At Cramond in late 2004, with the cooperation of the University of Edinburgh Dept of Geosciences using their resistive linear array equipment, we were able to demonstrate that, where our equipment showed a linear low resistance, the linear array clearly showed a ditch in section. Beside the road at Lauriston we have detected some clear linear low resistances but a question mark currently hangs over what they might look like in section as the earliest that the Dept of Geosciences will be able to help us this year is September or October. The resistive printout also shows some circular high resistance spots surrounded by annulate low resistances. Fraser Hunter has commented that these are “interesting features” but is not prepared to speculate further.
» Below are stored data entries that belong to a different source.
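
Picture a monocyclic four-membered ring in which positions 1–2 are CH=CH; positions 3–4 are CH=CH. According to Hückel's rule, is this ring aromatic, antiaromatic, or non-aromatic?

The p orbitals form a continuous loop: every atom in a ring double bond is sp² and brings one electron to the p orbital. The ring is fully conjugated.
Adding the contributions, 2 × 2 = 4 from the 2 double-bond units.
With 4 = 4·1 π electrons, Hückel's rule classifies the planar ring as antiaromatic.
(The species described is cyclobutadiene.)

Antiaromatic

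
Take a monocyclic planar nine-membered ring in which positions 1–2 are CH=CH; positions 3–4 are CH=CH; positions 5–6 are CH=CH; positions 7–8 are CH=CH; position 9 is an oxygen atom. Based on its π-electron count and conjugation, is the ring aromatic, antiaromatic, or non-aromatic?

All ring atoms are sp² and supply a p orbital to the ring (every atom in a ring double bond is sp² and brings one electron to the p orbital; the oxygen donates one lone pair from its p orbital); the conjugation is uninterrupted.
Counting π electrons: 4 × 2 = 8 from the double-bond units + 2 from the O atom = 10.
10 = 4(2) + 2, which satisfies Hückel's 4n+2 rule.

Aromatic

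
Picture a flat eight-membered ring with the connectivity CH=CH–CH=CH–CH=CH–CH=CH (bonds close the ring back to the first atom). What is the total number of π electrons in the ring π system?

All ring atoms are sp² and supply a p orbital to the ring (every atom in a ring double bond is sp² and brings one electron to the p orbital); the conjugation is uninterrupted.
π-electron count: 4 × 2 = 8 from the 4 double-bond units.
(This ring is cyclooctatetraene.)

8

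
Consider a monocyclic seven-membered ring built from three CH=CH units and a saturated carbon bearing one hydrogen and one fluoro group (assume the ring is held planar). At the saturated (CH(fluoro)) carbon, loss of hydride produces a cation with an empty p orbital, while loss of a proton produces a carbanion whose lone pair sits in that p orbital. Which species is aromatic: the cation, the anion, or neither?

In either ion the ring is fully conjugated: every atom, including the new sp² carbon, supplies a p orbital.
Cation: 3 × 2 + 0 = 6 π electrons → 4(1)+2, aromatic.
Anion: 3 × 2 + 2 = 8 π electrons → 4(2), antiaromatic.

The cation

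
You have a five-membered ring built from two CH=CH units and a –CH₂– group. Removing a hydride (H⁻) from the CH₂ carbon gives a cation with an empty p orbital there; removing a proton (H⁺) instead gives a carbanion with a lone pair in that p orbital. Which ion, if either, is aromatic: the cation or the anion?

The anion

In either ion the ring is fully conjugated: every atom, including the new sp² carbon, supplies a p orbital.
Cation: 2 × 2 + 0 = 4 π electrons → 4(1), antiaromatic.
Anion: 2 × 2 + 2 = 6 π electrons → 4(1)+2, aromatic.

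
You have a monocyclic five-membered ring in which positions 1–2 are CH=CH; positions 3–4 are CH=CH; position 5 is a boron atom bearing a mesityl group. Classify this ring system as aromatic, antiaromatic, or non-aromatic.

Antiaromatic

Every ring atom contributes a p orbital perpendicular to the ring (every atom in a ring double bond is sp² and brings one electron to the p orbital; the boron has an empty p orbital), so the π system is cyclic and fully conjugated.
Tallying contributions gives 2 × 2 = 4 from the double-bond units + 0 from the B(mesityl) atom = 4.
A 4n π count (4, n = 1) in a planar conjugated ring means antiaromatic.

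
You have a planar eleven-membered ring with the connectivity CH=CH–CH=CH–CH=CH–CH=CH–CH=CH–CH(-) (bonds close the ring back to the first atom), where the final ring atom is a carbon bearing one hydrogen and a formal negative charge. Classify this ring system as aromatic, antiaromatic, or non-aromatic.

All ring atoms are sp² and supply a p orbital to the ring (the double-bond atoms are sp², each contributing one p electron; the carbanion's lone pair occupies the p orbital); the conjugation is uninterrupted.
Tallying contributions gives 5 × 2 = 10 from the double-bond units + 2 from the CH(-) atom = 12.
12 is a 4n count (n = 3), so the planar conjugated ring is antiaromatic.

Antiaromatic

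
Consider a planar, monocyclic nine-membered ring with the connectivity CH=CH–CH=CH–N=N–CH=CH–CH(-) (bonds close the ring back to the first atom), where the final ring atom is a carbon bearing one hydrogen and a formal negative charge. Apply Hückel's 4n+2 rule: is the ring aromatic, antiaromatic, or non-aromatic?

Aromatic

Check conjugation: the double-bond atoms are sp², each contributing one p electron; each =N– nitrogen is pyridine-type (lone pair in the sp² plane, one electron in the p orbital); the carbanion's lone pair occupies the p orbital — every position has a p orbital, so the cyclic π system is continuous.
π-electron count: 4 × 2 = 8 from the double-bond units + 2 from the CH(-) atom = 10.
With 10 π electrons (n = 2), the Hückel 4n+2 condition holds.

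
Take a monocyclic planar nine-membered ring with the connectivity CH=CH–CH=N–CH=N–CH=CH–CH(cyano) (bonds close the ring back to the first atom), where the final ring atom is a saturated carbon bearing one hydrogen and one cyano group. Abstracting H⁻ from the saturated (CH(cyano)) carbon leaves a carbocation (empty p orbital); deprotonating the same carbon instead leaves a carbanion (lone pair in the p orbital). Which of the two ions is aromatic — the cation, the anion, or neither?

The anion

Once that carbon is sp², every ring atom has a p orbital and both ions are fully conjugated.
Cation: 4 × 2 + 0 = 8 π electrons → 4(2), antiaromatic.
Anion: 4 × 2 + 2 = 10 π electrons → 4(2)+2, aromatic.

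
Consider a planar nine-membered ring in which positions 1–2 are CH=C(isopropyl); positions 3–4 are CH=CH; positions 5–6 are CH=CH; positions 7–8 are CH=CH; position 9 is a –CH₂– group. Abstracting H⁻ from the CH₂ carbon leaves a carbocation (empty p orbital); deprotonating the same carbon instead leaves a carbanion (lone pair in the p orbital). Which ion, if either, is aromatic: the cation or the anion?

Both ions have a continuous loop of p orbitals — each ring atom is sp².
Cation: 4 × 2 + 0 = 8 π electrons → 4(2), antiaromatic.
Anion: 4 × 2 + 2 = 10 π electrons → 4(2)+2, aromatic.

The anion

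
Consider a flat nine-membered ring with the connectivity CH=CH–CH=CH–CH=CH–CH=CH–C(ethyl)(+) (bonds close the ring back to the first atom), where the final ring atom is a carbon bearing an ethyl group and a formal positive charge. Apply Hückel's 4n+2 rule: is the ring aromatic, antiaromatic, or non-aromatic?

Antiaromatic

The p orbitals form a continuous loop: each doubly-bonded ring atom is sp² with one p-orbital electron; the carbocation has an empty p orbital. The ring is fully conjugated.
Adding the contributions, 4 × 2 = 8 from the double-bond units + 0 from the C(ethyl)(+) atom = 8.
A 4n π count (8, n = 2) in a planar conjugated ring means antiaromatic.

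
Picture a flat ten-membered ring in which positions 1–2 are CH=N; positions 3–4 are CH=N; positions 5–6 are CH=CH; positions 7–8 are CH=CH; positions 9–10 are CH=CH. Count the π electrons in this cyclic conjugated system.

All ring atoms are sp² and supply a p orbital to the ring (each doubly-bonded ring atom is sp² with one p-orbital electron; the doubly-bonded nitrogens are pyridine-type — their lone pairs lie in the ring plane, leaving one electron in the p orbital); the conjugation is uninterrupted.
π-electron count: 5 × 2 = 10 from the 5 double-bond units.

10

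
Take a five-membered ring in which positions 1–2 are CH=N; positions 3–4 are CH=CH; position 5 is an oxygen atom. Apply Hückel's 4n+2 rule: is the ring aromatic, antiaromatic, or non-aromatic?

Every ring atom contributes a p orbital perpendicular to the ring (each doubly-bonded ring atom is sp² with one p-orbital electron; each sp² =N– keeps its lone pair in-plane and puts one electron into the π system; the oxygen donates one lone pair from its p orbital), so the π system is cyclic and fully conjugated.
Counting π electrons: 2 × 2 = 4 from the double-bond units + 2 from the O atom = 6.
Since 6 = 4·1 + 2, the ring meets the 4n+2 criterion.

Aromatic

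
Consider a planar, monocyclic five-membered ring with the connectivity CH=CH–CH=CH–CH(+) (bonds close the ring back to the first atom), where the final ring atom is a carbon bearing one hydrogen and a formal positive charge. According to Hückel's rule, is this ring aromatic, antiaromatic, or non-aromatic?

Antiaromatic

Every ring atom contributes a p orbital perpendicular to the ring (each doubly-bonded ring atom is sp² with one p-orbital electron; the carbocation has an empty p orbital), so the π system is cyclic and fully conjugated.
π-electron count: 2 × 2 = 4 from the double-bond units + 0 from the CH(+) atom = 4.
4 is a 4n count (n = 1), so the planar conjugated ring is antiaromatic.
This is the cyclopentadienyl cation.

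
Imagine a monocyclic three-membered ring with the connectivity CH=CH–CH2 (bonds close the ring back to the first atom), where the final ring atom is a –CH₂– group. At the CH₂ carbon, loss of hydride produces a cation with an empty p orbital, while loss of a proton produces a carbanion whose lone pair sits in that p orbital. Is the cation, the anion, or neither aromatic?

Both ions have a continuous loop of p orbitals — each ring atom is sp².
Cation: 1 × 2 + 0 = 2 π electrons → 4(0)+2, aromatic.
Anion: 1 × 2 + 2 = 4 π electrons → 4(1), antiaromatic.

The cation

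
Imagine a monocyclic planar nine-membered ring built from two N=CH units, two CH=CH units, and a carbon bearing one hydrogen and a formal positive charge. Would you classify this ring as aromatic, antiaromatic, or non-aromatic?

Antiaromatic

Check conjugation: every atom in a ring double bond is sp² and brings one electron to the p orbital; the doubly-bonded nitrogens are pyridine-type — their lone pairs lie in the ring plane, leaving one electron in the p orbital; the carbocation has an empty p orbital — every position has a p orbital, so the cyclic π system is continuous.
Counting π electrons: 4 × 2 = 8 from the double-bond units + 0 from the CH(+) atom = 8.
8 is a 4n count (n = 2), so the planar conjugated ring is antiaromatic.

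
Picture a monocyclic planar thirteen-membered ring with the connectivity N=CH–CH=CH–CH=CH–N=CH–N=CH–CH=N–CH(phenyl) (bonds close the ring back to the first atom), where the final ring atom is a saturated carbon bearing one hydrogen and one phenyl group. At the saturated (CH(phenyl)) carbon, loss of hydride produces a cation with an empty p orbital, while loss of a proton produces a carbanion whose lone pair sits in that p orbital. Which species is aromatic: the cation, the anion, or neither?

The anion

In either ion the ring is fully conjugated: every atom, including the new sp² carbon, supplies a p orbital.
Cation: 6 × 2 + 0 = 12 π electrons → 4(3), antiaromatic.
Anion: 6 × 2 + 2 = 14 π electrons → 4(3)+2, aromatic.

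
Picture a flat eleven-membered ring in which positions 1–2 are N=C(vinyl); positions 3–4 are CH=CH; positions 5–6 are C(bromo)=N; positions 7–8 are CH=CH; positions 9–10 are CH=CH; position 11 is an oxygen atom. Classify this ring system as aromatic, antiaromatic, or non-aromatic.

Antiaromatic

The p orbitals form a continuous loop: each doubly-bonded ring atom is sp² with one p-orbital electron; the doubly-bonded nitrogens are pyridine-type — their lone pairs lie in the ring plane, leaving one electron in the p orbital; the oxygen donates one lone pair from its p orbital. The ring is fully conjugated.
Tallying contributions gives 5 × 2 = 10 from the double-bond units + 2 from the O atom = 12.
With 12 = 4·3 π electrons, Hückel's rule classifies the planar ring as antiaromatic.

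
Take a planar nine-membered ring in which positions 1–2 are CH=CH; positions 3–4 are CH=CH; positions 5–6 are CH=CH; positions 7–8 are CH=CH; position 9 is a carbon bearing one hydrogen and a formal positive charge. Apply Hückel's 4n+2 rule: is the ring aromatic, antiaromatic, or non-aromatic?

All ring atoms are sp² and supply a p orbital to the ring (every atom in a ring double bond is sp² and brings one electron to the p orbital; the carbocation has an empty p orbital); the conjugation is uninterrupted.
Counting π electrons: 4 × 2 = 8 from the double-bond units + 0 from the CH(+) atom = 8.
With 8 = 4·2 π electrons, Hückel's rule classifies the planar ring as antiaromatic.

Antiaromatic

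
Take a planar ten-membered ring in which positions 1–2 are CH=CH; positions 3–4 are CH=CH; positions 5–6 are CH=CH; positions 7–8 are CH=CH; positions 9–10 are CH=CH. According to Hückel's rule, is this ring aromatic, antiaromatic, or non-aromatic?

The p orbitals form a continuous loop: every atom in a ring double bond is sp² and brings one electron to the p orbital. The ring is fully conjugated.
π-electron count: 5 × 2 = 10 from the 5 double-bond units.
That gives a 4n+2 count (10, n = 2).

Aromatic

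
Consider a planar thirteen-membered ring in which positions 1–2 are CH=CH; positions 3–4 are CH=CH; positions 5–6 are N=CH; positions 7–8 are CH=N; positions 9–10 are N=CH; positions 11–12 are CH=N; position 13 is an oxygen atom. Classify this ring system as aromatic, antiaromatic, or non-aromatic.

Every ring atom contributes a p orbital perpendicular to the ring (every atom in a ring double bond is sp² and brings one electron to the p orbital; the doubly-bonded nitrogens are pyridine-type — their lone pairs lie in the ring plane, leaving one electron in the p orbital; the oxygen donates one lone pair from its p orbital), so the π system is cyclic and fully conjugated.
Tallying contributions gives 6 × 2 = 12 from the double-bond units + 2 from the O atom = 14.
That gives a 4n+2 count (14, n = 3).

Aromatic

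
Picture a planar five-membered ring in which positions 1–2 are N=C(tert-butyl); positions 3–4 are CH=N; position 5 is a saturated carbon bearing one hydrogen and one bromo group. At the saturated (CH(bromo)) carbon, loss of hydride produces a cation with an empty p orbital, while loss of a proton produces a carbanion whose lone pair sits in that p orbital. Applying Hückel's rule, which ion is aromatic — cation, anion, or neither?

The anion

Once that carbon is sp², every ring atom has a p orbital and both ions are fully conjugated.
Cation: 2 × 2 + 0 = 4 π electrons → 4(1), antiaromatic.
Anion: 2 × 2 + 2 = 6 π electrons → 4(1)+2, aromatic.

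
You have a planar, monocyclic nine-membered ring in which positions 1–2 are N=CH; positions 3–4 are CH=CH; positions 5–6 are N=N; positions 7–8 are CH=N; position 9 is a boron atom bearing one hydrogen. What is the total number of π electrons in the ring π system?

Check conjugation: each doubly-bonded ring atom is sp² with one p-orbital electron; each sp² =N– keeps its lone pair in-plane and puts one electron into the π system; the boron has an empty p orbital — every position has a p orbital, so the cyclic π system is continuous.
π-electron count: 4 × 2 = 8 from the double-bond units + 0 from the BH atom = 8.

8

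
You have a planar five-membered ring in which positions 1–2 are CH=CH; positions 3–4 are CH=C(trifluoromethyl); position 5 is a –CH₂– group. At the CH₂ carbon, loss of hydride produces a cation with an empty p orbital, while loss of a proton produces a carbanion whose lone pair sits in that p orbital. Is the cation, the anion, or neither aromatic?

Both ions have a continuous loop of p orbitals — each ring atom is sp².
Cation: 2 × 2 + 0 = 4 π electrons → 4(1), antiaromatic.
Anion: 2 × 2 + 2 = 6 π electrons → 4(1)+2, aromatic.

The anion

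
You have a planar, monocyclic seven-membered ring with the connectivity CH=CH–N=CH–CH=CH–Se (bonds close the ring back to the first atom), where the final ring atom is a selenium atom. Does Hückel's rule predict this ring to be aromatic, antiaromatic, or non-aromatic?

Every ring atom contributes a p orbital perpendicular to the ring (each doubly-bonded ring atom is sp² with one p-orbital electron; the doubly-bonded nitrogens are pyridine-type — their lone pairs lie in the ring plane, leaving one electron in the p orbital; the selenium donates one lone pair from its p orbital), so the π system is cyclic and fully conjugated.
Counting π electrons: 3 × 2 = 6 from the double-bond units + 2 from the Se atom = 8.
With 8 = 4·2 π electrons, Hückel's rule classifies the planar ring as antiaromatic.

Antiaromatic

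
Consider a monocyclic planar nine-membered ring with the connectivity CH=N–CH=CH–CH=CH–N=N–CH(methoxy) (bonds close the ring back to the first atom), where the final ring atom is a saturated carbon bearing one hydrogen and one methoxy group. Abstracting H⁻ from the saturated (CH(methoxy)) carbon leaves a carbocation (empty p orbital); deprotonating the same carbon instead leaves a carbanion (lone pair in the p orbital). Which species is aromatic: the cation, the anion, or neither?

The anion

In both ions every ring atom is sp² and contributes a p orbital, so both rings are fully conjugated.
Cation: 4 × 2 + 0 = 8 π electrons → 4(2), antiaromatic.
Anion: 4 × 2 + 2 = 10 π electrons → 4(2)+2, aromatic.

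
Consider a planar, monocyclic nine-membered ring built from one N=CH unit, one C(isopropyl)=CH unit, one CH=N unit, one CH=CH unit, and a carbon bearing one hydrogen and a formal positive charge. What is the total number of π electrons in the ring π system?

All ring atoms are sp² and supply a p orbital to the ring (every atom in a ring double bond is sp² and brings one electron to the p orbital; each =N– nitrogen is pyridine-type (lone pair in the sp² plane, one electron in the p orbital); the carbocation has an empty p orbital); the conjugation is uninterrupted.
Counting π electrons: 4 × 2 = 8 from the double-bond units + 0 from the CH(+) atom = 8.

8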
In the absence of a linear array or magnetometry survey we are limited in what we can presently do; a survey over the high resistance spots to see whether there is a change in the magnetic susceptibility could be useful but this equipment only detects to shallow depths. This has both pros and cons; if cremation burials are present they may be too deep to be detected, but on the other hand, although the field is now in pasture, aerial photographs show it under cultivation and thus ploughing could have brought higher susceptibility soils from lower levels up to where they can be detected – we will try!
It would be encouraging to think that the high spots with low resistance round them and possibly other, quite contrasting but less well defined in shape, features had something to do with the “sepulchre” that John Wood refers to as being on the site on his 1790 book on Cramond.
The report of our survey of this site must be with Historic Scotland, as supporters of the project, by March 2006, but we will be able to draw fewer conclusions than we would have hoped. If we can return to Lauriston with Edinburgh University to make linear array surveys later in 2006 an addendum to the March report will need to be published with comment on what the features look like in depth.